Sedição de Juazeiro (1914)

A Sedição de Juazeiro foi a resultante final de uma Assembléia em Fortaleza que iria reconhecer e dar posse de Presidente do Estado do Ceará ao coronel Marcos Franco Rabelo, um atuante militante do chamado Movimento de Salvação Nacional criado no governo do Presidente Hermes da Fonseca, em 1911.Os atritos, assassinatos e incêndios cometidos por populares que eram os mesmos incentivados por políticos, oficiais do Exercito, opositores do Comendador Acióli e ricos comerciantes de Fortaleza, terminou por alastra-se pelo sertão e em 1913, um grupo reduzido de Deputados Estaduais, chamados por dissidentes, reclamavam suas cadeiras de parlamentares, "assaltadas" pelo impedimento pelas armas de assumirem suas funções legais na Assembléia Legislativa do Estado.

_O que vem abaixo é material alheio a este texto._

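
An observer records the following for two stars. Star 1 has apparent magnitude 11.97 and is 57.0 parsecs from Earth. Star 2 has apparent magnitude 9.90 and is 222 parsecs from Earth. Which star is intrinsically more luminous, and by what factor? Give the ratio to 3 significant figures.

Star 2 is more luminous, by a factor of 102.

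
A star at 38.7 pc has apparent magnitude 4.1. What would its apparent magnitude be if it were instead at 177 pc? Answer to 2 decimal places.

m ≈ 7.40

Flux ∝ 1/d², so Δm = 5 log₁₀(d₂/d₁) = 5 log₁₀(177/38.7) = 3.301
m₂ = m₁ + Δm = 4.1 + (3.301) = 7.401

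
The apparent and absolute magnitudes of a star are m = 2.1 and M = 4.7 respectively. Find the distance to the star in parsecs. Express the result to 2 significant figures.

d ≈ 3.0 pc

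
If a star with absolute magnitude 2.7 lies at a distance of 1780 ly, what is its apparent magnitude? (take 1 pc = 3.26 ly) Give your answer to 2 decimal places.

d = 1780 ly / 3.26 = 546.0 pc
m = M + 5 log₁₀ d − 5 = 2.7 + 5·2.7372 − 5 = 11.386

m ≈ 11.39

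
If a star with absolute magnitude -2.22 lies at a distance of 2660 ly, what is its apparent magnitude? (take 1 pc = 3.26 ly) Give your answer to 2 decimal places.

m ≈ 7.34

d = 2660 ly / 3.26 = 816.0 pc
m = M + 5 log₁₀ d − 5 = -2.22 + 5·2.9117 − 5 = 7.338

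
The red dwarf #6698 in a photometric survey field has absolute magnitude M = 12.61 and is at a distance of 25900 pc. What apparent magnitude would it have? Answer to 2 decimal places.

m ≈ 29.68

m = M + 5 log₁₀ d − 5 = 12.61 + 5·4.4133 − 5 = 29.676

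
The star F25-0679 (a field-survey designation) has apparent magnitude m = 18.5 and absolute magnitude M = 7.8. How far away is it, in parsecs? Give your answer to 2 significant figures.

Distance modulus: m − M = 18.5 − (7.8) = 10.700
m − M = 5 log₁₀ d − 5
log₁₀ d = (m − M)/5 + 1 = 3.1400
d = 10^3.1400 = 1380 pc

d ≈ 1400 pc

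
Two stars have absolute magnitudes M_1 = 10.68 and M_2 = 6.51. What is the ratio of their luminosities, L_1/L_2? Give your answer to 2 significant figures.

L_1/L_2 ≈ 0.021

ΔM = M_1 − M_2 = 4.17
L_1/L_2 = 10^(−0.4 ΔM) = 10^-1.668 = 0.02148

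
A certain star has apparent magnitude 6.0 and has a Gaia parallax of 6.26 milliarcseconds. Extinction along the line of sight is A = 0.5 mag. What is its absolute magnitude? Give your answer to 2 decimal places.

p = 6.26 mas = 6.26×10^-3″ → d = 1/p = 159.7 pc
5 log₁₀(d/10 pc) = 5 log₁₀(159.7) − 5 = 6.017
M = m − 5 log₁₀(d/10) − A = 6.0 − 6.017 − 0.5 = -0.517

M ≈ -0.52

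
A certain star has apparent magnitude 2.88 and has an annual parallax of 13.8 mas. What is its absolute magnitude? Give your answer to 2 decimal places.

M ≈ -1.42

p = 13.8 mas = 0.0138″ → d = 1/p = 72.46 pc
5 log₁₀(d/10 pc) = 5 log₁₀(72.46) − 5 = 4.301
M = m − 5 log₁₀(d/10) = 2.88 − 4.301 = -1.421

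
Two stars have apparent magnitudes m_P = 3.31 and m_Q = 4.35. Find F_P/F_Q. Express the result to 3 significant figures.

F_P/F_Q ≈ 2.61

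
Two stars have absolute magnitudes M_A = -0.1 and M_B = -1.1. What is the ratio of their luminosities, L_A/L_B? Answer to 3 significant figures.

L_A/L_B ≈ 0.398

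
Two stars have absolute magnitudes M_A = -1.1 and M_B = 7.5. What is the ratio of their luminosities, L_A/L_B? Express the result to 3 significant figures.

L_A/L_B ≈ 2750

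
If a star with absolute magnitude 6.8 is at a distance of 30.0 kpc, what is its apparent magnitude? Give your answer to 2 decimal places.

d = 30.0 kpc = 30000 pc
m = M + 5 log₁₀ d − 5 = 6.8 + 5·4.4771 − 5 = 24.186

m ≈ 24.19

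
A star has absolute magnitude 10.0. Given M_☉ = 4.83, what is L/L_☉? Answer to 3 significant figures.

M − M_☉ = 10.0 − 4.83 = 5.170
L/L_☉ = 10^(−0.4 (M − M_☉)) = 10^-2.068 = 8.551×10^-3

L/L_☉ ≈ 8.55×10^-3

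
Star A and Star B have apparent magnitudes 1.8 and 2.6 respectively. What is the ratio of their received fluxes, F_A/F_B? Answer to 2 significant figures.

Magnitude difference = -0.8
Flux ratio = 10^(−0.4 Δm) = 10^(−0.4 × -0.8) = 10^0.320 = 2.089

F_A/F_B ≈ 2.1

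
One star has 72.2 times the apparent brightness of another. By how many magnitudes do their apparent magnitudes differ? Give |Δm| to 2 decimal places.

Pogson: Δm = −2.5 log₁₀(ratio) = −2.5 log₁₀(72.2) = −2.5 × 1.8585 = -4.646

|Δm| ≈ 4.65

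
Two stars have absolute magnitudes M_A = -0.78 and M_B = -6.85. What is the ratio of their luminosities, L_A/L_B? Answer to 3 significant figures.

L_A/L_B ≈ 3.73×10^-3

ΔM = M_A − M_B = 6.07
L_A/L_B = 10^(−0.4 ΔM) = 10^-2.428 = 3.733×10^-3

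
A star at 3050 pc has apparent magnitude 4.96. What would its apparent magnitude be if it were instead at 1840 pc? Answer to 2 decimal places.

Flux ∝ 1/d², so Δm = 5 log₁₀(d₂/d₁) = 5 log₁₀(1840/3050) = -1.097
m₂ = m₁ + Δm = 4.96 + (-1.097) = 3.863

m ≈ 3.86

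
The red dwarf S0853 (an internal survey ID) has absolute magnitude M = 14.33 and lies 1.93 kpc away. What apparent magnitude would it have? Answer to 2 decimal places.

m ≈ 25.76

d = 1.93 kpc = 1930 pc
m = M + 5 log₁₀ d − 5 = 14.33 + 5·3.2856 − 5 = 25.758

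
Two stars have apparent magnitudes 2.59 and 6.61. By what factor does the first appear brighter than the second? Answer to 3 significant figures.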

Os deputados dissidentes foram orientados pelo senador Pinheiro Machado e apoiado por uma ala do Exército liderada pelo Tenente-Coronel Thomaz Cavalcante e com o apoio incondicional do redator-chefe do jornal "O Unitário", o coronel João Brígido dos Santos.Os deputados instalaram uma nova Assembléia na cidade do Padre Cícero e elegeram o Dr. Floro Bartolomeu da Costa, médico e mentor político do Padre Cícero para ocupar a sua presidência e conseqüentemente o Governo do Ceará, gerando a dualidade de poderes. Um motivo para uma intervenção federal, já que o coronel Franco Rabelo administrava o Estado do Ceará de forma inconstitucional.Franco Rabelo ao tomar conhecimento da instalação da Assembléia de Juazeiro e conhecedor da sua eminente deposição, simplesmente manda assassinar o Padre Cícero e destruir a cidade de Juazeiro, como uma medida emergencial para impedir a formação da Assembléia Revolucionária de Juazeiro pelos deputados sediciosos, ali foragidos.Com a noticia de um provável ataque à cidade do Padre Cícero, os seus romeiros deslocaram-se de vários pontos do interior nordestino para a cidade sitiada para defenderem o Padre Cícero e a cidade dos romeiros.Os Romeiros-Combatentes derrotam os invasores e em seguida foram conduzidos de trem por oficiais do Exercito da legalidade até a periferia de Fortaleza para assim o Presidente Hermes poder oficialmente justificar e decretar legalmente a deposição de Rabelo. Hermes da Fonseca decretou a intervenção federal no Ceará, mediante acordo para que o novo governante fosse militar.